Wenn wir diesen Ausdruck
gemeinsam aktivieren,
entfaltet sich zuerst ein Raum,
um vormals undenkbare Dinge zu schaffen,
wie das Vermischen von Identitäten,
wo man schon erkennt,
wie sich interkulturelle Kompetenz formt.
Zu diesem Zweck haben wir
Foto-Sessions organisiert,
um Kreativität zu erzeugen.
Diese Sessions wurden
von Peter und Sandra,
den Fotografen der Gruppe, organisiert.
Und das sind die Fotos,
die die Mädchen im Laufe
des Projekt machten.
Mal posierten und mal fotografierten sie;
das entschieden sie selbst.
Beim Betrachten der Fotos denkt man:
Wo sind "sie"? Wo sind "wir"?
Die Grenzen sind sehr fließend.
Wie definieren wir uns?
Die Fotos erschienen uns so wunderbar,
dass wir eine Ausstellung machen wollten.
Aber wir wollten keine
normale Ausstellung machen,
wir wollten keine Ausstellung in einem
Museum oder einer Kunstgalerie machen.
Wir wollten unsere Fotos, die Ausstellung,
in den öffentlichen Raum bringen
und wir hatten eine Vision.
Das ist die Computer-Nachbildung
unserer Vision:
Unsere Mädchen sollten
auf einer Straßenbahn sein,
die "Straßenbahn der Sehnsucht".
Unser Wunsch war,
eine Plattform zu haben,
die ein politisches Statement ist,
gegen Sexismus und Fremdenfeindlichkeit.
Wir präsentierten unser Projekt
den Kölner Verkehrsbetrieben
und sie waren begeistert von unserer Idee.

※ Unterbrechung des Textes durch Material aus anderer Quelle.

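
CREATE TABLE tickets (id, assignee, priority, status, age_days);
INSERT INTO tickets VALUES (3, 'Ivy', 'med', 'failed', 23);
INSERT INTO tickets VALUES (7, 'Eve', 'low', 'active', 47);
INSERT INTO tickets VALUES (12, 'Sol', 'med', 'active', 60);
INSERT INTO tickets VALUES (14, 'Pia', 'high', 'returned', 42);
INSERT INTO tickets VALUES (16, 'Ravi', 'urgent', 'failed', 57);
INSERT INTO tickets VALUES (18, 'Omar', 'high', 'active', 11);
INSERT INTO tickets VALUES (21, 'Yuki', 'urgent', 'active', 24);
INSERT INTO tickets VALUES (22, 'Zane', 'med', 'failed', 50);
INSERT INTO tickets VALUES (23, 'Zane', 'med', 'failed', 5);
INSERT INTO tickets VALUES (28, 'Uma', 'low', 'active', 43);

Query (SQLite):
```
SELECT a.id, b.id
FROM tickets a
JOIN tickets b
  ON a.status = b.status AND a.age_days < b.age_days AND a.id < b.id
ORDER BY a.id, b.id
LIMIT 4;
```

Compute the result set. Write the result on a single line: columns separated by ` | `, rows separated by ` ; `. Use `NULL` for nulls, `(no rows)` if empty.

3 | 16 ; 3 | 22 ; 7 | 12 ; 18 | 21

Pairs (a,b) with same status, a.age_days < b.age_days, a.id < b.id.
status groups: active:{7,12,18,21,28} failed:{3,16,22,23} returned:{14}
Ordered by (a.id, b.id); first 4.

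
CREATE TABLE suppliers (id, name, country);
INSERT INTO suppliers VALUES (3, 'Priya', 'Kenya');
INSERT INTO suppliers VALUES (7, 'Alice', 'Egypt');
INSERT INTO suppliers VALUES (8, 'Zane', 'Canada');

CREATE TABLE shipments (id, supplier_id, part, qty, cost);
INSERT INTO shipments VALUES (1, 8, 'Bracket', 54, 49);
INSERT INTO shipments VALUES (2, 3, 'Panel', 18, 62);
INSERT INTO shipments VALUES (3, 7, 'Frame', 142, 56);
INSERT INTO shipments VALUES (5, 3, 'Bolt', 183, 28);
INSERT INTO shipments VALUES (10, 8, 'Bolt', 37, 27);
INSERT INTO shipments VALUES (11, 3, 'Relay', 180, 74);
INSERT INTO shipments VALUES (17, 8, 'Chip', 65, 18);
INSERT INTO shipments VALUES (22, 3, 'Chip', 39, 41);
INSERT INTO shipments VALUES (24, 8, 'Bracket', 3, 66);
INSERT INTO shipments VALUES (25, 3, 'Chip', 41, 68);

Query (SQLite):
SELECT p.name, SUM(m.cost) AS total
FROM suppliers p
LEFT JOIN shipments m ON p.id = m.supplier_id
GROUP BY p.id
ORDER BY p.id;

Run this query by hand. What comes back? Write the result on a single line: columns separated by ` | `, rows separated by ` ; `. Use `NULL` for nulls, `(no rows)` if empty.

LEFT JOIN keeps every suppliers row; unmatched ones get NULL for shipments columns.
Group by suppliers.id and compute SUM(m.cost). SUM over an all-NULL group is NULL.
  3: ids {2, 5, 11, 22, 25} → SUM(m.cost)=273
  7: ids {3} → SUM(m.cost)=56
  8: ids {1, 10, 17, 24} → SUM(m.cost)=160

Priya | 273 ; Alice | 56 ; Zane | 160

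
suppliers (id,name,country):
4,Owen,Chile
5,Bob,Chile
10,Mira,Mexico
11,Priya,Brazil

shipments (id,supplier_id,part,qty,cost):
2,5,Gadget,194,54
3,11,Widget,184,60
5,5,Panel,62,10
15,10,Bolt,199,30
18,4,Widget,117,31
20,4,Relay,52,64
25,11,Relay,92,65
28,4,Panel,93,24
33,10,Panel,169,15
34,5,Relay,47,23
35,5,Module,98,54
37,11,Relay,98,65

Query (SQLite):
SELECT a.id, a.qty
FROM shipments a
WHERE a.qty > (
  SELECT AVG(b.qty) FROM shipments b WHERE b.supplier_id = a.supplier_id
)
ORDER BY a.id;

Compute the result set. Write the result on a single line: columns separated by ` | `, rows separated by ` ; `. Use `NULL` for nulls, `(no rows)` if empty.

2 | 194 ; 3 | 184 ; 15 | 199 ; 18 | 117 ; 28 | 93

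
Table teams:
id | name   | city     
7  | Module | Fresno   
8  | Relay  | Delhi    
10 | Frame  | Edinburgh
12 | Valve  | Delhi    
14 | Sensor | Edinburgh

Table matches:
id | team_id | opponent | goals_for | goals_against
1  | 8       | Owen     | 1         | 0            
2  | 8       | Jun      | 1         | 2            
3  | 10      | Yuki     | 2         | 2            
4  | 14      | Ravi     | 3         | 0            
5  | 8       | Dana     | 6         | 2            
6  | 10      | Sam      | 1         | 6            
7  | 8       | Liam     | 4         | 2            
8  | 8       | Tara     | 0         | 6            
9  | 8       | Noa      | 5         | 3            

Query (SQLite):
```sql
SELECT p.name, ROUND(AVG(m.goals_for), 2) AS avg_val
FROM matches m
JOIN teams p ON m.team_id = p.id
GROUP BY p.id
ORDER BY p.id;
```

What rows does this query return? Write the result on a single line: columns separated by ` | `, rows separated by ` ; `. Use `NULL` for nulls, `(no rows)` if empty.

Join each matches row to its teams via team_id.
Group joined rows by teams.id; compute ROUND(AVG(m.goals_for), 2) per group.
  8: ids {1, 2, 5, 7, 8, 9} → ROUND(AVG(m.goals_for), 2)=2.83
  10: ids {3, 6} → ROUND(AVG(m.goals_for), 2)=1.5
  14: ids {4} → ROUND(AVG(m.goals_for), 2)=3

Relay | 2.83 ; Frame | 1.5 ; Sensor | 3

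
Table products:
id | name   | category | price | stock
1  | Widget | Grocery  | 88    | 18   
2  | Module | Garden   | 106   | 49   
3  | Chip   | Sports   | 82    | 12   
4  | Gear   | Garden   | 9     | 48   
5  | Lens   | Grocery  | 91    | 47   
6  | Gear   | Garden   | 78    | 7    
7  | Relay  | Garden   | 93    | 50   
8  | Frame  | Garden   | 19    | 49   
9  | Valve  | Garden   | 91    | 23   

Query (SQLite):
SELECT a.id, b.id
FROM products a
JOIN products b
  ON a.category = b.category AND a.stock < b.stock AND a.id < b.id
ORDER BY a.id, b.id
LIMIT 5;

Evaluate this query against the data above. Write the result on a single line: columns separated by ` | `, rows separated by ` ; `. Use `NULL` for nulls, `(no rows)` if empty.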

Und Anfang Juli diesen Jahres
präsentierten wir die Straßenbahn
mit den Fotos der Mädchen.
(Applaus)
Das Projekt erlangte weit mehr Erfolg,
als wir uns vorgestellt hatten.
Die Presse hob uns sogar
als Vorzeigeprojekt hervor,
um den fremdenfeindlichen
Tendenzen entgegenzuwirken,
die leider immer mehr zunehmen,
nicht nur in Deutschland,
sondern in ganz Europa.
Zudem fragten uns viele Menschen,
ob sie das Projekt nachahmen dürften,
ob sie ihr eigenes "HalloFoto!"
machen dürften.
Daher dachten wir:
Wir werden es lizenzieren, damit es
jeder auf der Welt nutzen kann.
Deshalb läuft das Projekt
unter Creative Commons,
und von dieser Bühne,
von TEDxValladolid aus
lade ich alle ein, die teilnehmen wollen
und ihr eigenes Projekt
starten wollen, das zu tun.
(Applaus)
Tatsächlich haben nicht wir vier
Team-Mitglieder etwas gelehrt,
sondern wir haben etwas
von den Mädchen gelernt.
Alle Teilnehmerinnen der Gruppe
haben uns Formen der Verständigung
und der Interaktion gezeigt.
Erstens durchbrechen sie Stereotypen.
Zweitens schaffen sie Brücken.
Es entstanden auch
veränderte Identitäten,
kraftvoll und interkulturell,
und diese interkulturellen Identitäten
gründen sich nicht auf Konsens,
sondern auf gegenseitigem Respekt.
Der gegenseitige Respekt
des Einfühlens in die andere,
des sich Hinversetzens in die andere,
um so ein Gefühl
der Zugehörigkeit zu haben.
Und dieses Gefühl der Zugehörigkeit
habe ich hier vor Ihnen gefühlt,
während ich Ihnen das alles erzählte,
und dafür bin ich Ihnen sehr dankbar.